C.N. Douglas, comp. Forty Thousand Quotations: Prose and Poetical. 1917.
Sallust
Advise well before you begin; and when you have decided, act promptly.
As the blessings of health, and fortune have a beginning, so they must also find an end. Everything rises but to fall, and increases but to decay.
But assuredly fortune rules in all things; she raises to eminence or buries in oblivion everything from caprice rather than from well-regulated principle.
By union the smallest states thrive, by discord the greatest are destroyed.
Enough words, little wisdom.
Every man is the architect of his own fortune.
Fortune rules in all things, and advances and depresses things more out of her own will than right and justice.
He that will be angry for anything will be angry for nothing.
It is the nature of ambition to make men liars and cheats, and hide the truth in their breasts, and show, like jugglers, another thing in their mouths; to cut all friendships and enmities to the measure of their interest, and to make a good countenance without the help of a good will.
No grief reaches the dead.
The blessings of health and fortune, as they have a beginning, so they must also have an end. Everything rises but to fall, and increases but to decay.
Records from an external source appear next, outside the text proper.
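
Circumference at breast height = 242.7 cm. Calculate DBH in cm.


Formula: DBH = C / pi
DBH = 242.7 / pi
pi = 3.14159...
DBH = 77.3 cm

77.3


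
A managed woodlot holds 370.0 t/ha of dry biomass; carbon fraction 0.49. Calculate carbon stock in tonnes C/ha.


Formula: Carbon Stock = Biomass * Carbon Fraction
C = 370.0 t/ha * 0.49
C = 181.3 t C/ha

181.3


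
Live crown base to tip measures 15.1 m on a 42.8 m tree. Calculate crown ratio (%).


Formula: Crown Ratio = (Crown Length / Total Height) * 100
CR = (15.1 m / 42.8 m) * 100
CR = 0.3528 * 100 = 35.3%

35.3


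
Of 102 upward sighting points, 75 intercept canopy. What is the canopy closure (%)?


Formula: Canopy closure = covered points / total points * 100
Closure = 75 / 102 * 100
Closure = 0.7353 * 100 = 73.5%

73.5


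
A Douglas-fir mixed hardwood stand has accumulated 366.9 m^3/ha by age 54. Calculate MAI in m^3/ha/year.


Formula: MAI = Total Volume / Stand Age
MAI = 366.9 m^3/ha / 54 years
MAI = 6.79 m^3/ha/year

6.79


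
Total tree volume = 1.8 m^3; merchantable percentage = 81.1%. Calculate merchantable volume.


Formula: MV = V_total * (merchantable_pct / 100)
Merchantable fraction = 81.1% / 100 = 0.811
MV = 1.8 m^3 * 0.811 = 1.46 m^3

1.46


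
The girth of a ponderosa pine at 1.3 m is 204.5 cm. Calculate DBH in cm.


Formula: DBH = C / pi
DBH = 204.5 / pi
pi = 3.14159...
DBH = 65.1 cm

65.1


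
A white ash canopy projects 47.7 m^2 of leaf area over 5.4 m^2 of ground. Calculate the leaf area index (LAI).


Formula: LAI = total leaf area / ground area  (dimensionless)
LAI = 47.7 m^2 / 5.4 m^2
LAI = 8.83

8.83


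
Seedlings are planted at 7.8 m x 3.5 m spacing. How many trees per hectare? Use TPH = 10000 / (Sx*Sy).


Formula: TPH = 10000 m^2/ha / (spacing_x * spacing_y)
Area per tree = 7.8 m * 3.5 m = 27.3 m^2
TPH = 10000 / 27.3 = 366 trees/ha

366


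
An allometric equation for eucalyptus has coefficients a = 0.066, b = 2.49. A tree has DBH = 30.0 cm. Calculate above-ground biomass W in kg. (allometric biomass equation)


Formula: W = a * DBH^b  (allometric power law)
DBH^b = 30.0^2.49 = 4764.6601
W = 0.066 * 4764.6601 = 314.5 kg

314.5


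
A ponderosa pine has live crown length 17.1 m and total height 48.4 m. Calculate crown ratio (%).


Formula: Crown Ratio = (Crown Length / Total Height) * 100
CR = (17.1 m / 48.4 m) * 100
CR = 0.3533 * 100 = 35.3%

35.3


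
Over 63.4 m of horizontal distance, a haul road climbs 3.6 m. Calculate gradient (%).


Formula: Gradient = rise / run * 100
Gradient = 3.6 / 63.4 * 100 = 5.7%

5.7


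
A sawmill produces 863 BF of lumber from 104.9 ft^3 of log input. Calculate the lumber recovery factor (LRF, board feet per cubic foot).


Formula: LRF = Lumber Output (BF) / Log Input (ft^3)
LRF = 863 BF / 104.9 ft^3
LRF = 8.23 BF/ft^3

8.23


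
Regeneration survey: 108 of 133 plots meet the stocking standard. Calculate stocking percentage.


Formula: Stocking % = stocked plots / total plots * 100
Stocking = 108 / 133 * 100
Stocking = 0.812 * 100 = 81.2%

81.2


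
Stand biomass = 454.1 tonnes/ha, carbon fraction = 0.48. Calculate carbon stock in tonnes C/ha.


Formula: Carbon Stock = Biomass * Carbon Fraction
C = 454.1 t/ha * 0.48
C = 218.0 t C/ha

218.0


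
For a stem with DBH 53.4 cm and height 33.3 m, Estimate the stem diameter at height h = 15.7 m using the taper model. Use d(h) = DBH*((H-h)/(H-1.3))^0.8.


Taper: d(h) = DBH * ((H - h) / (H - 1.3))^0.8
Numerator = H - h = 33.3 - 15.7 = 17.6 m
Denominator = H - 1.3 = 33.3 - 1.3 = 32.0 m
Ratio = 17.6 / 32.0 = 0.55
d = 53.4 * 0.55^0.8 = 33.1 cm

33.1


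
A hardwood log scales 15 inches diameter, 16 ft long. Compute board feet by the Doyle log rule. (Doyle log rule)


Doyle: BF = (D - 4)^2 * L / 16
Adjusted diameter = 15 - 4 = 11 in
(D-4)^2 = 11^2 = 121
BF = 121 * 16 / 16 = 121 BF

121


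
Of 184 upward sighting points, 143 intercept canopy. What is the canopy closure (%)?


Formula: Canopy closure = covered points / total points * 100
Closure = 143 / 184 * 100
Closure = 0.7772 * 100 = 77.7%

77.7


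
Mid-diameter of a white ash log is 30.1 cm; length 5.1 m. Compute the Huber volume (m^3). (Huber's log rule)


Huber: V = Am * L,  Am = pi*(Dm/200)^2
Am = pi*(30.1/200)^2 = 0.071158 m^2
V = 0.071158*5.1 = 0.3629 m^3

0.3629


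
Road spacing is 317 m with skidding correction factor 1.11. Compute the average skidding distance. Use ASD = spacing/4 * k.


Formula: ASD = (spacing / 4) * correction
Uncorrected distance = spacing / 4 = 317 / 4 = 79.25 m
ASD = 79.25 * 1.11 = 88 m

88


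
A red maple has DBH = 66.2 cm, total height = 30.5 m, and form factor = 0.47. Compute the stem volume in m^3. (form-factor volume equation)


Formula: V = pi * (DBH/200)^2 * H * ff
Radius = DBH/200 = 66.2/200 = 0.331 m
Radius^2 = 0.331^2 = 0.109561 m^2
V = pi * 0.109561 * 30.5 * 0.47
V = 4.934 m^3

4.934


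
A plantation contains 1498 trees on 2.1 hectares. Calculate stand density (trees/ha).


Formula: Stand Density = N_trees / Area_ha
Density = 1498 trees / 2.1 ha
Density = 713 trees/ha

713


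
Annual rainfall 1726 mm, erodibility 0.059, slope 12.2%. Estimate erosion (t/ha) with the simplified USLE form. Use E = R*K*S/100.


Formula: E = R * K * S / 100  (simplified USLE)
R * K = 1726 * 0.059 = 101.834
E = 101.834 * 12.2 / 100 = 12.42 t/ha

12.42


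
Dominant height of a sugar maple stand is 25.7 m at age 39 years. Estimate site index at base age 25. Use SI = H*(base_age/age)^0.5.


Formula: SI = H_dom * (base_age / age)^0.5
Age ratio = 25 / 39 = 0.64103
sqrt(age_ratio) = 0.80064
SI = 25.7 * 0.80064 = 20.6 m

20.6


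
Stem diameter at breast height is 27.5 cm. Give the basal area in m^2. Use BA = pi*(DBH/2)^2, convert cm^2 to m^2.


Formula: BA = pi * (DBH/2)^2 / 10000  (cm^2 to m^2)
Radius = DBH/2 = 27.5/2 = 13.75 cm
BA = pi * 13.75^2 / 10000
   = 593.9574 cm^2 / 10000
   = 0.0594 m^2

0.0594


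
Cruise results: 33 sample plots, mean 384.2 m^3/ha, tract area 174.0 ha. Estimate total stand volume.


Formula: Total Volume = Mean Volume per ha * Total Area
Total Volume = 384.2 m^3/ha * 174.0 ha
Total Volume = 66851 m^3

66851


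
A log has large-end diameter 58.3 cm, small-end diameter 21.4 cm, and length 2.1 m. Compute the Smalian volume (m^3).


Smalian: V = (A1 + A2)/2 * L,  A = pi*(D/200)^2
A1 = pi*(58.3/200)^2 = 0.266948 m^2
A2 = pi*(21.4/200)^2 = 0.035968 m^2
V = (0.266948+0.035968)/2*2.1 = 0.3181 m^3

0.3181


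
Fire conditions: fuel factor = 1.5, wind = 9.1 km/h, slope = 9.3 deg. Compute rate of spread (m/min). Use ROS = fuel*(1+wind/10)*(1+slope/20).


Formula: ROS = fuel * (1 + wind/10) * (1 + slope/20)
Wind factor = 1 + 9.1/10 = 1.91
Slope factor = 1 + 9.3/20 = 1.465
ROS = 1.5 * 1.91 * 1.465 = 4.2 m/min

4.2


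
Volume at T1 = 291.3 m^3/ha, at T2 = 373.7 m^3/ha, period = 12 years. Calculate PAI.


Formula: PAI = (V_T2 - V_T1) / (T2 - T1)
Volume increment = 373.7 - 291.3 = 82.4 m^3/ha
PAI = 82.4 / 12 = 6.87 m^3/ha/year

6.87


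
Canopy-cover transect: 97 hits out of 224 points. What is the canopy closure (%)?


Formula: Canopy closure = covered points / total points * 100
Closure = 97 / 224 * 100
Closure = 0.433 * 100 = 43.3%

43.3


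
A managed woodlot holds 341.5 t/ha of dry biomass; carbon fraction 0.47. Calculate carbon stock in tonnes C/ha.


Formula: Carbon Stock = Biomass * Carbon Fraction
C = 341.5 t/ha * 0.47
C = 160.5 t C/ha

160.5


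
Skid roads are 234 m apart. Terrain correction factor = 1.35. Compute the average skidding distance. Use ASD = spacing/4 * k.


Formula: ASD = (spacing / 4) * correction
Uncorrected distance = spacing / 4 = 234 / 4 = 58.5 m
ASD = 58.5 * 1.35 = 79 m

79


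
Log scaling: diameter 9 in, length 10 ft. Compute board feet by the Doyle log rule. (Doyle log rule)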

The glory of ancestors sheds a light around posterity; it allows neither their good nor bad qualities to remain in obscurity.
The glory of riches and of beauty is frail and transitory; virtue remains bright and eternal.
The Romans assisted their allies and friends, and acquired friendships by giving rather than receiving kindness.
To desire the same things and to reject the same things, constitutes true friendship.
To have the same desires and the same aversion is assuredly a firm bond of friendship.
To hope for safety in flight, when you have turned away from the enemy the arms by which the body is defended, is indeed madness, In battle those who are most afraid are always in most danger; but courage is equivalent to rampart.